Shares of Chinese electrical vehicle makerĀ nio stock today (NIO 0.44%) were toppling this morning on relatively no company-specific information. Rather, investors may be responding to news from the other day that some parts of China were experiencing a surge in COVID-19 situations.

More lockdowns in the nation can once again reduce the firm’s vehicle manufacturing as it has in the recent past. Consequently, financiers pushed the electrical vehicle (EV) stock down 6.6% as of 10:59 a.m. ET.

CNBC reported yesterday that the variety of cities in China that have carried out COVID-related limitations has increased. One of the areas is a province called Anhui, where Nio has a factory.

Nio reported its second-quarter car shipments late last week, with quarterly car distributions up 14% year over year and also June deliveries increasing 60%. Part of that growth was helped partially since pandemic constraints were reduced throughout that period.

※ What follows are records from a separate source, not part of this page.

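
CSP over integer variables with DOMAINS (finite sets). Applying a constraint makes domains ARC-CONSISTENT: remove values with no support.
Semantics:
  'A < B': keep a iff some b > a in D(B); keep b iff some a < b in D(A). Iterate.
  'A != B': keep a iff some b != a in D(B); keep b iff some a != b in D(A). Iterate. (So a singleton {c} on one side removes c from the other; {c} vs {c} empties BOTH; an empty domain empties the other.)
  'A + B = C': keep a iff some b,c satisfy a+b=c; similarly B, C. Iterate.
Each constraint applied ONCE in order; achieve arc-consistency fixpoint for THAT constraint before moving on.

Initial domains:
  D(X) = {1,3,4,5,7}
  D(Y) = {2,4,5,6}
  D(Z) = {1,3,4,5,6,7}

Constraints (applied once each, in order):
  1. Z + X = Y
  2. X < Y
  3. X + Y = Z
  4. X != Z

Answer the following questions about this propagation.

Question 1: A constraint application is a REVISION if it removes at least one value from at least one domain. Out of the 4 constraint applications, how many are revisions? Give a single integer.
Constraint 1 (Z + X = Y) on D(Z)={1,3,4,5,6,7} D(X)={1,3,4,5,7} D(Y)={2,4,5,6}: Z {1,3,4,5,6,7}->{1,3,4,5}; X {1,3,4,5,7}->{1,3,4,5} => REVISION
Constraint 2 (X < Y) on D(X)={1,3,4,5} D(Y)={2,4,5,6}: no change => not a revision
Constraint 3 (X + Y = Z) on D(X)={1,3,4,5} D(Y)={2,4,5,6} D(Z)={1,3,4,5}: X {1,3,4,5}->{1,3}; Y {2,4,5,6}->{2,4}; Z {1,3,4,5}->{3,5} => REVISION
Constraint 4 (X != Z) on D(X)={1,3} D(Z)={3,5}: no change => not a revision
Total revisions = 2

Answer: 2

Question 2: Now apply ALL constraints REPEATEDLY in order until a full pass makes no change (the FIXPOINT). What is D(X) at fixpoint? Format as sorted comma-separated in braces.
Answer: {}

Derivation:
pass 0 (initial): D(X)={1,3,4,5,7}
pass 1: X {1,3,4,5,7}->{1,3}; Y {2,4,5,6}->{2,4}; Z {1,3,4,5,6,7}->{3,5}
pass 2: X {1,3}->{}; Y {2,4}->{}; Z {3,5}->{}
pass 3: no change
Fixpoint after 3 passes: D(X) = {}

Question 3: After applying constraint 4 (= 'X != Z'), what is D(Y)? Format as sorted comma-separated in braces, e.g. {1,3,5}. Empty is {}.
Answer: {2,4}

Derivation:
Constraint 1 (Z + X = Y) on D(Z)={1,3,4,5,6,7} D(X)={1,3,4,5,7} D(Y)={2,4,5,6}: Z {1,3,4,5,6,7}->{1,3,4,5}; X {1,3,4,5,7}->{1,3,4,5}
Constraint 2 (X < Y) on D(X)={1,3,4,5} D(Y)={2,4,5,6}: no change
Constraint 3 (X + Y = Z) on D(X)={1,3,4,5} D(Y)={2,4,5,6} D(Z)={1,3,4,5}: X {1,3,4,5}->{1,3}; Y {2,4,5,6}->{2,4}; Z {1,3,4,5}->{3,5}
Constraint 4 (X != Z) on D(X)={1,3} D(Z)={3,5}: no change
So after constraint 4: D(Y) = {2,4}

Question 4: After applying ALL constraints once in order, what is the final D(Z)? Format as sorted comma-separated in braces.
Answer: {3,5}

Derivation:
Constraint 1 (Z + X = Y) on D(Z)={1,3,4,5,6,7} D(X)={1,3,4,5,7} D(Y)={2,4,5,6}: Z {1,3,4,5,6,7}->{1,3,4,5}; X {1,3,4,5,7}->{1,3,4,5}
Constraint 2 (X < Y) on D(X)={1,3,4,5} D(Y)={2,4,5,6}: no change
Constraint 3 (X + Y = Z) on D(X)={1,3,4,5} D(Y)={2,4,5,6} D(Z)={1,3,4,5}: X {1,3,4,5}->{1,3}; Y {2,4,5,6}->{2,4}; Z {1,3,4,5}->{3,5}
Constraint 4 (X != Z) on D(X)={1,3} D(Z)={3,5}: no change
So after all 4 constraints: D(Z) = {3,5}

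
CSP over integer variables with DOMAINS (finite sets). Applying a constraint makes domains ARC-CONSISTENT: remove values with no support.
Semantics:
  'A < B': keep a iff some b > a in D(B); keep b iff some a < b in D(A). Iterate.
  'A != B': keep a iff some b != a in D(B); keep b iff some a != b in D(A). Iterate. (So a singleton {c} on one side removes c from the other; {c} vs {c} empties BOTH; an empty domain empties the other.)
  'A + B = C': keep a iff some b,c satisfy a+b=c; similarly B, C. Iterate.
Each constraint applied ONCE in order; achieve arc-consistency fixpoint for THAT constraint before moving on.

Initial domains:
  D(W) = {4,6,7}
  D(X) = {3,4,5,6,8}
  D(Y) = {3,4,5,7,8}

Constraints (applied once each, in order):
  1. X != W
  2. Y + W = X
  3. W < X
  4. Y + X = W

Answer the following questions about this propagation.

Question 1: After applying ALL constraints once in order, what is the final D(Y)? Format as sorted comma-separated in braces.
Constraint 1 (X != W) on D(X)={3,4,5,6,8} D(W)={4,6,7}: no change
Constraint 2 (Y + W = X) on D(Y)={3,4,5,7,8} D(W)={4,6,7} D(X)={3,4,5,6,8}: Y {3,4,5,7,8}->{4}; W {4,6,7}->{4}; X {3,4,5,6,8}->{8}
Constraint 3 (W < X) on D(W)={4} D(X)={8}: no change
Constraint 4 (Y + X = W) on D(Y)={4} D(X)={8} D(W)={4}: Y {4}->{}; X {8}->{}; W {4}->{}
So after all 4 constraints: D(Y) = {}

Answer: {}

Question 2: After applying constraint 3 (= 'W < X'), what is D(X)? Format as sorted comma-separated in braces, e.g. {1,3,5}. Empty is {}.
Answer: {8}

Derivation:
Constraint 1 (X != W) on D(X)={3,4,5,6,8} D(W)={4,6,7}: no change
Constraint 2 (Y + W = X) on D(Y)={3,4,5,7,8} D(W)={4,6,7} D(X)={3,4,5,6,8}: Y {3,4,5,7,8}->{4}; W {4,6,7}->{4}; X {3,4,5,6,8}->{8}
Constraint 3 (W < X) on D(W)={4} D(X)={8}: no change
So after constraint 3: D(X) = {8}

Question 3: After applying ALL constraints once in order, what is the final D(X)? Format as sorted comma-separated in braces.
Constraint 1 (X != W) on D(X)={3,4,5,6,8} D(W)={4,6,7}: no change
Constraint 2 (Y + W = X) on D(Y)={3,4,5,7,8} D(W)={4,6,7} D(X)={3,4,5,6,8}: Y {3,4,5,7,8}->{4}; W {4,6,7}->{4}; X {3,4,5,6,8}->{8}
Constraint 3 (W < X) on D(W)={4} D(X)={8}: no change
Constraint 4 (Y + X = W) on D(Y)={4} D(X)={8} D(W)={4}: Y {4}->{}; X {8}->{}; W {4}->{}
So after all 4 constraints: D(X) = {}

Answer: {}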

China has a really strict “zero-COVID” policy that limits activity by people as well as has actually caused manufacturing facilities for Nio, and other EV makers, halting vehicle manufacturing.

Nio investors have actually gotten on a wild flight lately as they refine inflation data, climbing fears of an international economic downturn, as well as rising coronavirus situations in China. As well as with one of the most current information that some parts of China are experiencing brand-new lockdowns, it’s most likely that the volatility Nio’s stock has actually experienced lately isn’t ended up right now.

Nio shareholders need to maintain a close eye on any brand-new growths about any type of short-lived manufacturing facility shutdowns or if there’s any sign from the Chinese federal government that it’s scaling back on constraints.